In response to a letter from the Connecticut physician Vine Utley, Jefferson detailed his daily routine and eating habits. While observing that “I live so much like other people, that I might refer to ordinary life as the history of my own,” he went on to describe his principally vegetable diet, his consumption of alcohol, his nightly sleep of from five to eight hours, his bathing his feet each morning in cold water, and his daily horseback rides. Jefferson also shared his preference for reading and study over “the drudgery of letter writing,” and indeed during this period he continued to buy books from both domestic and foreign booksellers. His friends sought his advice on what to read, and early in July he composed and sent to two of them a catalogue of the best classical editions of works in Greek and Latin.
Others continued writing to Jefferson asking for information or sharing their own research. Francis W. Gilmer requested Jefferson’s recollections of the origins of a 1779 statute; Thomas McAuley inquired into Jefferson’s involvement with a fraternity at the College of William and Mary; and Napoleon B. Coleman solicited his opinions on numerous questions related to science, philosophy, and religion. Benjamin Vaughan penned his notes on climate change during a visit to Monticello; George Blackburn shared his views on higher education; and John Brazer and Nathaniel F. Moore both sent their publications on the proper pronunciation of the Greek language, a subject that Jefferson himself discussed at length in a letter to John Adams of 21 March.
Jefferson’s role in American history remained prominent in his correspondence. In June Adams advised Jefferson of claims in the newspapers that a formal declaration of independence had been made in 1775 in Mecklenburg County, North Carolina. Jefferson dismissed the document’s authenticity, reminding Adams that, had it been genuine, they most assuredly would have heard of it during their service in Philadelphia at the Continental Congress.
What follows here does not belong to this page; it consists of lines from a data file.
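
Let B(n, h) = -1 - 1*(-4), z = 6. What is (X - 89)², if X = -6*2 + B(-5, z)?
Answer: 9604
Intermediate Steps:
B(n, h) = 3 (B(n, h) = -1 + 4 = 3)
X = -9 (X = -6*2 + 3 = -12 + 3 = -9)
(X - 89)² = (-9 - 89)² = (-98)² = 9604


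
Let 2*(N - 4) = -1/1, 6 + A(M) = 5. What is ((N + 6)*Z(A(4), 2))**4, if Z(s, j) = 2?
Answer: 130321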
The events and debates leading up to the declaration of American independence were also the subject of a detailed exchange with Samuel Adams Wells, grandson of the noted Massachusetts revolutionary Samuel Adams.
Jefferson experienced a number of worrying and painful events during this period. On 1 February 1819 his grandson-in-law Charles Bankhead and his grandson Thomas Jefferson Randolph came to blows in a public affray near the Albemarle County courthouse, eliciting great concern in the family both for the recovery of the stabbed Randolph and the safety of the volatile Bankhead’s wife Ann and their children. On 9 April the North Pavilion at Monticello caught fire, and Jefferson sustained a slight injury while attending to the blaze. For his ongoing lawsuit against the Rivanna Company, he compiled extensive notes and took depositions to send to his legal counsel in Staunton. During a visit to Poplar Forest in July, Jefferson had to deal with the damage caused to his house, particularly the window glass, by a recent hailstorm that also destroyed much of his crops. There he was also greatly alarmed by the serious illness of his longtime butler, the enslaved Burwell Colbert. His granddaughter Ellen W. Randolph (Coolidge) wrote to her mother on 28 July that “I never saw any body more uneasy than Grand papa,” which she regarded as evidence of “his extraordinary value for Burwell.”
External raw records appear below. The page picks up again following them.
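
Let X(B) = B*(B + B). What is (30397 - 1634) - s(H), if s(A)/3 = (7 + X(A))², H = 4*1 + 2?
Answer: 10040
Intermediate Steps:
X(B) = 2*B² (X(B) = B*(2*B) = 2*B²)
H = 6 (H = 4 + 2 = 6)
s(A) = 3*(7 + 2*A²)²
(30397 - 1634) - s(H) = (30397 - 1634) - 3*(7 + 2*6²)² = 28763 - 3*(7 + 2*36)² = 28763 - 3*(7 + 72)² = 28763 - 3*79² = 28763 - 3*6241 = 28763 - 1*18723 = 28763 - 18723 = 10040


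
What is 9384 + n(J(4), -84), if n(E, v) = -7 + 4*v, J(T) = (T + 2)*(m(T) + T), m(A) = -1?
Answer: 9041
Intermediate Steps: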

Jefferson continued to fall behind in his payments to his creditors, and he suffered greatly from the effects of the economic panic of 1819. Drought only worsened the already-poor yield from his crops. The lack of sales and shortage of cash made both paying and collecting neighborhood debts difficult. His financial problems increased exponentially when Wilson Cary Nicholas, for whom Jefferson had endorsed two bank notes of $10,000 each, found himself unable to renew his credit in the banks. The impacts of this insolvency on Jefferson’s personal finances would endure well past his own death.